封佑觉得自己大概是真的疯了,Omega长久没有接触过Alpha信息素的弊端竟然是如此轻易地就被挑动。
而罪魁祸首就隔着单面的车窗防窥膜,目光清明地看着封佑。
陆屿白想过了,他应该一点点过界,将早就暧昧不清的亲情变成真实的爱情。
他隔着防窥膜,张开手贴上封佑撑在车窗上的手,严丝合缝地对齐贴好。
即使隔着车门,陆屿白也能敏锐地察觉到从缝隙里钻进来的信息素。
他掌握着独一无二的心情仪表盘,准确感知着封佑的兴奋和激动。
不知过了多久,信息素缓慢地淡下去,车门外才传来封佑的脚步声。
陆屿白赶紧闭眼装睡,靠在车门边一动不动。
封佑无声地坐在驾驶座,转头看了眼“熟睡”的少年,才轻轻松了口气。
“陆屿白,你下次再敢喝酒,我高低得打烂你的屁/股。”
看似恶狠狠的话却是小声说的,担心打扰少年的清梦。
汽车的发动机打开,陆屿白所在的副驾驶显示着安全带未系。
封佑只好侧身给陆屿白系上安全带,整个人都像是扑到人身上的。
假装睡觉的少年差点没压住自己上扬的嘴角,硬是紧握着手给控制住了。
陆屿白闭着眼,感受着靠近的呼吸转瞬既逝,熟悉的信息素也拉近又疏远。
回家的路山,陆屿白也总是无意识将手掌张开又捏紧。
他还在回味那种陌生的感觉,即使妈咪肉眼可见的身材很好,真正捏上手,真实的肉感还是比想象中更好一些。

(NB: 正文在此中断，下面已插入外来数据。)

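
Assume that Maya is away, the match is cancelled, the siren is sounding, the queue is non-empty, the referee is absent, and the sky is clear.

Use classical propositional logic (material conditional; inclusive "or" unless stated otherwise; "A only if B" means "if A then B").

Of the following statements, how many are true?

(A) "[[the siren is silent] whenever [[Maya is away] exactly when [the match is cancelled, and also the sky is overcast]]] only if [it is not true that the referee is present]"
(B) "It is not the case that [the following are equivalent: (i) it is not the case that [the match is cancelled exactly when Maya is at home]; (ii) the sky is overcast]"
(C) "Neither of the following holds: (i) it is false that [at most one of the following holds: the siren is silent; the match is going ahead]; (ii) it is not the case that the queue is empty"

2

Let P = "Maya is at home" (False), Q = "the match is cancelled" (True), V = "the sky is overcast" (False), R = "the siren is sounding" (True), U = "the referee is present" (False), S = "the queue is empty" (False).

(A): Parsed as ((not P iff (Q and V)) -> not R) -> not U

not P = not False = True
Q and V = True and False = False
not P iff (Q and V) = True iff False = False
not R = not True = False
(not P iff (Q and V)) -> not R = False -> False = True
not U = not False = True
((not P iff (Q and V)) -> not R) -> not U = True -> True = True
So (A) is true.

(B): Parsed as not (not (Q iff P) iff V)

Q iff P = True iff False = False
not (Q iff P) = not False = True
not (Q iff P) iff V = True iff False = False
not (not (Q iff P) iff V) = not False = True
So (B) is true.

(C): Formalization: not (not R nand not Q) nor not S

not R = not True = False
not Q = not True = False
not R nand not Q = False nand False = True
not (not R nand not Q) = not True = False
not S = not False = True
not (not R nand not Q) nor not S = False nor True = False
So (C) is false.

True statements: 2 ((A), (B)).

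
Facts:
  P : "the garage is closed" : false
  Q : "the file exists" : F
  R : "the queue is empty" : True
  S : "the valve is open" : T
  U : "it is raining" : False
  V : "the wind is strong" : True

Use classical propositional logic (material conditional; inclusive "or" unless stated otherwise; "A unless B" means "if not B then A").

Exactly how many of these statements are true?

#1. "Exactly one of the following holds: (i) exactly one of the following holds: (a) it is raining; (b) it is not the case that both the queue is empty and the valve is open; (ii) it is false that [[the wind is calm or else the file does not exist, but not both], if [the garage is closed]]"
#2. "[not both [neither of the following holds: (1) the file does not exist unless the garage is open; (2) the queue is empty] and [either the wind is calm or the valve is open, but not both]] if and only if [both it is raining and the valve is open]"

0

#1: Formalization: (U xor (R nand S)) xor ~(P -> (~V xor ~Q))

R nand S = T nand T = F
U xor (R nand S) = F xor F = F
~V = ~T = F
~Q = ~F = T
~V xor ~Q = F xor T = T
P -> (~V xor ~Q) = F -> T = T
~(P -> (~V xor ~Q)) = ~T = F
(U xor (R nand S)) xor ~(P -> (~V xor ~Q)) = F xor F = F
So #1 is false.

#2: This is (((~Q | ~P) nor R) nand (~V xor S)) <-> (U & S).

~Q = ~F = T
~P = ~F = T
~Q | ~P = T | T = T
(~Q | ~P) nor R = T nor T = F
~V = ~T = F
~V xor S = F xor T = T
((~Q | ~P) nor R) nand (~V xor S) = F nand T = T
U & S = F & T = F
(((~Q | ~P) nor R) nand (~V xor S)) <-> (U & S) = T <-> F = F
Hence #2 is false.

Count: 0.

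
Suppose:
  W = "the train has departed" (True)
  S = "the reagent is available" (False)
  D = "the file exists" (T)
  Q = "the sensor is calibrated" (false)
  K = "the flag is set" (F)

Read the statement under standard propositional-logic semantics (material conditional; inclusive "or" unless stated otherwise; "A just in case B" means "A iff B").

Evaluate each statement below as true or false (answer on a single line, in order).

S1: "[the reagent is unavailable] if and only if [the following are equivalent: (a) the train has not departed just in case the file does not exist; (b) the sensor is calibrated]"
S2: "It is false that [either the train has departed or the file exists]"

S1 F, S2 F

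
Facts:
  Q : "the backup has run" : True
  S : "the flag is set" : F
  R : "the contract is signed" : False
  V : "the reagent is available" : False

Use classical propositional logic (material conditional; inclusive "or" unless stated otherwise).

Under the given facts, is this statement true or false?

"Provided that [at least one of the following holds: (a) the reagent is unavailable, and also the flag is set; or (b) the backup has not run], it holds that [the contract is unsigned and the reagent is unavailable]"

The statement is true.

This is ((~V & S) | ~Q) -> (~R & ~V).

~V = ~F = T
~V & S = T & F = F
~Q = ~T = F
(~V & S) | ~Q = F | F = F
~R = ~F = T
~V = ~F = T
~R & ~V = T & T = T
((~V & S) | ~Q) -> (~R & ~V) = F -> T = T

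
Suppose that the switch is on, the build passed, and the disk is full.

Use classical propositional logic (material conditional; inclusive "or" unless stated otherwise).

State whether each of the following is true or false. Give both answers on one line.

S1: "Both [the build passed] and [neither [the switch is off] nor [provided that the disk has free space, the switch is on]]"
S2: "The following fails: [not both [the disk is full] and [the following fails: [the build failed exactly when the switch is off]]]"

Let Q = "the build passed" (True), P = "the switch is on" (True), R = "the disk is full" (True).

S1: Formalization: Q and (not P nor (not R -> P))

not P = not True = False
not R = not True = False
not R -> P = False -> True = True
not P nor (not R -> P) = False nor True = False
Q and (not P nor (not R -> P)) = True and False = False
So S1 is false.

S2: This is not (R nand not (not Q iff not P)).

not Q = not True = False
not P = not True = False
not Q iff not P = False iff False = True
not (not Q iff not P) = not True = False
R nand not (not Q iff not P) = True nand False = True
not (R nand not (not Q iff not P)) = not True = False
So S2 is false.

S1 F / S2 F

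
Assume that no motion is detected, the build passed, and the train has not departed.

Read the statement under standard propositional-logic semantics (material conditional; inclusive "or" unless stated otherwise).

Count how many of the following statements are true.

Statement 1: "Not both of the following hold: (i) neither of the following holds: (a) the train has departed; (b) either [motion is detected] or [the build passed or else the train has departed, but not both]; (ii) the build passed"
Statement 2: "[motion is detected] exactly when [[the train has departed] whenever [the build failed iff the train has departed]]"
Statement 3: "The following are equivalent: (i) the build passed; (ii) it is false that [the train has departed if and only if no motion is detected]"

3

Let L = "the train has departed" (F), K = "motion is detected" (F), U = "the build passed" (T).

Statement 1: This is (L nor (K | (U xor L))) nand U.

U xor L = T xor F = T
K | (U xor L) = F | T = T
L nor (K | (U xor L)) = F nor T = F
(L nor (K | (U xor L))) nand U = F nand T = T
Thus Statement 1 is true.

Statement 2: This is K <-> ((~U <-> L) -> L).

~U = ~T = F
~U <-> L = F <-> F = T
(~U <-> L) -> L = T -> F = F
K <-> ((~U <-> L) -> L) = F <-> F = T
So Statement 2 is true.

Statement 3: Formalization: U <-> ~(L <-> ~K)

~K = ~F = T
L <-> ~K = F <-> T = F
~(L <-> ~K) = ~F = T
U <-> ~(L <-> ~K) = T <-> T = T
Hence Statement 3 is true.

Count: 3.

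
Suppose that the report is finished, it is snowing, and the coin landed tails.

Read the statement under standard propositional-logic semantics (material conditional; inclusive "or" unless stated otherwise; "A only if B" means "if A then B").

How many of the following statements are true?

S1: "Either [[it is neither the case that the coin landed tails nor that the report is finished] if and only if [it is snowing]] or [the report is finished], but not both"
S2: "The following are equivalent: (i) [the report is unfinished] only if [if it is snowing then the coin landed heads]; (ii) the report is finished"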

而且,他的金毛犬妈咪就是很喜欢这样啊,信息素又不会骗人。
陆屿白盘算着回家应该搞点什么动静,在关起家门之后,可以做到什么过界的事情。
就算真的很过分,他明早起来也能说自己喝断片了,就这样蒙混过关。
原本对酒精无感的陆屿白,第一次如此感谢酒精的存在。
封佑将睡晕过去的陆屿白从车里拽出来,动作一点都不温和地拽着人往电梯里走。
刚刚的事情对于他而言还心有余悸,坐在驾驶位上开车都觉得如坐针毡。
善良的金毛妈咪想着回家给喝醉的小孩煮点解酒汤,再兑一点蜂蜜水,明早起来才能不头疼。